Ces chiffres m’ont un peu surpris, puisqu’en 2021, le Centre de transfert d’entreprise du Québec s’attendait à ce que le nombre de transferts d’entreprises franchisse le cap des 15 000 pour cette même année, soit près du double de ce qui a été officiellement enregistré.

« En 2021, on faisait état des intentions de transferts que souhaitaient réaliser les propriétaires-dirigeants, on le faisait à partir de sondages.

« On était en sortie de COVID, plusieurs avaient retardé leur projet de vendre leur entreprise et plusieurs souhaitaient le faire. Les nouvelles données de l’ORTEQ font état d’un suivi qui est fait auprès de 180 000 entreprises depuis six ans maintenant », me précise Alexandre Ollive, PDG du Centre de transfert d’entreprise du Québec.

Des transactions en progression

L’ORTEQ a été créé par le Centre de transfert d’entreprise du Québec, sous la direction du professeur Marc Duhamel, de l’Université du Québec à Trois-Rivières, et il est appuyé par le Mouvement Desjardins, notamment.

Le Mouvement Desjardins confirme lui aussi à partir de son expérience sur le terrain que le nombre de transferts d’entreprises va aller en augmentant et en accélérant.

« On fait de 1500 à 2000 transactions de financement de repreneuriat en moyenne. Cette année, on prévoit en faire plus de 2000 et entre 3000 et 4000 au cours des années subséquentes », observe Jean-Yves Bourgeois, Premier vice-président, Services aux entreprises, du Mouvement Desjardins.

Selon Jean-Yves Bourgeois, plusieurs transactions n’ont pas été réalisées au cours des dernières années parce qu’il y avait plus d’entreprises qui étaient prêtes à être vendues qu’il n’y avait d’entreprises capables de les absorber.

Chose certaine, ce ne sont pas les capitaux pour financer les rachats d’entreprises qui manquent, avec tous les acteurs qui sont prêts à intervenir dans le marché : la Caisse de dépôt, les Fonds de solidarité, Fondaction, la BDC, les banques, les fonds d’investissement privés, les bureaux familiaux…

À titre d’exemple, le portefeuille du Mouvement Desjardins voué au soutien du transfert d’entreprise est de près de 10 milliards en dette et équité dans une proportion de 90 %-10 %.

« On recrute et on met en place de nouvelles équipes pour répondre à la demande, mais c’est chez les professionnels comme les avocats et les fiscalistes où on sent que c’est plus difficile », constate Jean-Yves Bourgeois.

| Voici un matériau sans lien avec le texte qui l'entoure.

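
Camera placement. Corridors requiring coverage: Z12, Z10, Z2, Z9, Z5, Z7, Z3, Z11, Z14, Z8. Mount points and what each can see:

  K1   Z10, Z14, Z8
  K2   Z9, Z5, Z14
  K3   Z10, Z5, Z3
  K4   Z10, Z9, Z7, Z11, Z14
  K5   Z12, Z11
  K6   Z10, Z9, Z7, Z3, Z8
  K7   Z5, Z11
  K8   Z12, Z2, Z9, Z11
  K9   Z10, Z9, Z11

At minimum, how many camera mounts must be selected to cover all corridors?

3

K2, K6, K8 together cover {Z12, Z10, Z2, Z9, Z5, Z7, Z3, Z11, Z14, Z8} — every corridor.
No 2 of the 9 camera mounts cover everything (all 36 pairs fall short), so 3 is minimum.
Greedy (largest uncovered first) would take K4, K3, K8, K1 — 4 camera mounts — but 3 suffice.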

Et s’il est bien beau de vouloir passer le flambeau, ça prend quelqu’un pour le reprendre quelque part.

Parfois, les acquéreurs stratégiques reculent devant le prix demandé trop élevé. Il arrive aussi que les financiers ne veuillent pas participer à un rachat par le management si le prix est trop élevé ou ne tient pas compte des investissements qu’il faudra consentir pour mettre l’entreprise à niveau.

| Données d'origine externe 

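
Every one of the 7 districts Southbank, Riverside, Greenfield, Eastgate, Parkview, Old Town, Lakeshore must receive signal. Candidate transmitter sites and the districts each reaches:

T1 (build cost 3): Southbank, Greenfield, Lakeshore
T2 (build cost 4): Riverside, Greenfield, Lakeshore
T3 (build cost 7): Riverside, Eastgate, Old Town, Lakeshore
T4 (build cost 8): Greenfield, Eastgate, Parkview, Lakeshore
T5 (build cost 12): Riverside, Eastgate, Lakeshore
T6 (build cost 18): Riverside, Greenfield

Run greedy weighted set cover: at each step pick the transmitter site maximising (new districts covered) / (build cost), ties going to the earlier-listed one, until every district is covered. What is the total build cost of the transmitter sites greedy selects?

18

Pick 1: T1 adds 3 new (Southbank, Greenfield, Lakeshore) at build cost 3 (ratio 3/3).
Pick 2: T3 adds 3 new (Riverside, Eastgate, Old Town) at build cost 7 (ratio 3/7).
Pick 3: T4 adds 1 new (Parkview) at build cost 8 (ratio 1/8).
Greedy total build cost: 3 + 7 + 8 = 18.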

N’empêche, l’activité économique entourant ces transferts de propriétés n’est pas négligeable, puisque de 2015 à 2021, ils ont impliqué jusqu’à 26 milliards d’actifs chaque année et touché jusqu’à 120 000 employés annuellement.

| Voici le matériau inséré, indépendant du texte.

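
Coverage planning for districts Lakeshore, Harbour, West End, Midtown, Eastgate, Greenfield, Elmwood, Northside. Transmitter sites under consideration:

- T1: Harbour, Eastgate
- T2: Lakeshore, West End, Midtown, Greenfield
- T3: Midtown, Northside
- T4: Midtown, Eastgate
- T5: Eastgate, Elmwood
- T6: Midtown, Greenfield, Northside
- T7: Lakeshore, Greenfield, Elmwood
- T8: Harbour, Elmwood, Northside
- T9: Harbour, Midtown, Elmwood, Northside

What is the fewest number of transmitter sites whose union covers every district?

T1, T2, T8 together cover {Lakeshore, Harbour, West End, Midtown, Eastgate, Greenfield, Elmwood, Northside} — every district.
No 2 of the 9 transmitter sites cover everything (all 36 pairs fall short), so 3 is minimum.

3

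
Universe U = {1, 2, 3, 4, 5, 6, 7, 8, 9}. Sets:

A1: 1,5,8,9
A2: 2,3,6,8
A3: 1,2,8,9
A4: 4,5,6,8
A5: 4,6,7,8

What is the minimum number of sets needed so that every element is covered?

3

A1, A2, A5 together cover {1, 2, 3, 4, 5, 6, 7, 8, 9} — every element.
No 2 of the 5 sets cover everything (all 10 pairs fall short), so 3 is minimum.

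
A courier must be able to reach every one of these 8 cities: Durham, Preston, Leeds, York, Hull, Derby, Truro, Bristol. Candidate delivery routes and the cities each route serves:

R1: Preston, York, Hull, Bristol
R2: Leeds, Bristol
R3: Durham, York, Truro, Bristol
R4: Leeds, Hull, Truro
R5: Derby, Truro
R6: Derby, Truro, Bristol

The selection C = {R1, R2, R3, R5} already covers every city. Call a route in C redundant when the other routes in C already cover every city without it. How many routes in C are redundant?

0

Drop R1: Preston, Hull uncovered — not redundant.
Drop R2: Leeds uncovered — not redundant.
Drop R3: Durham uncovered — not redundant.
Drop R5: Derby uncovered — not redundant.
None of the routes in C is redundant.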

Ce qui est aussi notable, c’est que les entreprises ayant subi un transfert de propriété figurent parmi les plus performantes au Québec, en affichant des revenus moyens de 4,8 millions, soit 9,2 fois plus que les revenus générés par les entreprises nouvellement créées.

Si la croissance des transferts d’entreprises est observée dans tous les secteurs industriels au Québec, ce sont les industries du transport et de l’entreposage qui dominent, suivies de l’industrie de la construction et du secteur manufacturier.

L’ORTEQ prévoit faire une mise à jour de son étude annuelle l’automne prochain et nous dévoilera alors le nombre de transferts de propriétés qui ont lieu durant l’année 2022, des résultats qui confirmeront sans surprise le mouvement qui est bien lancé.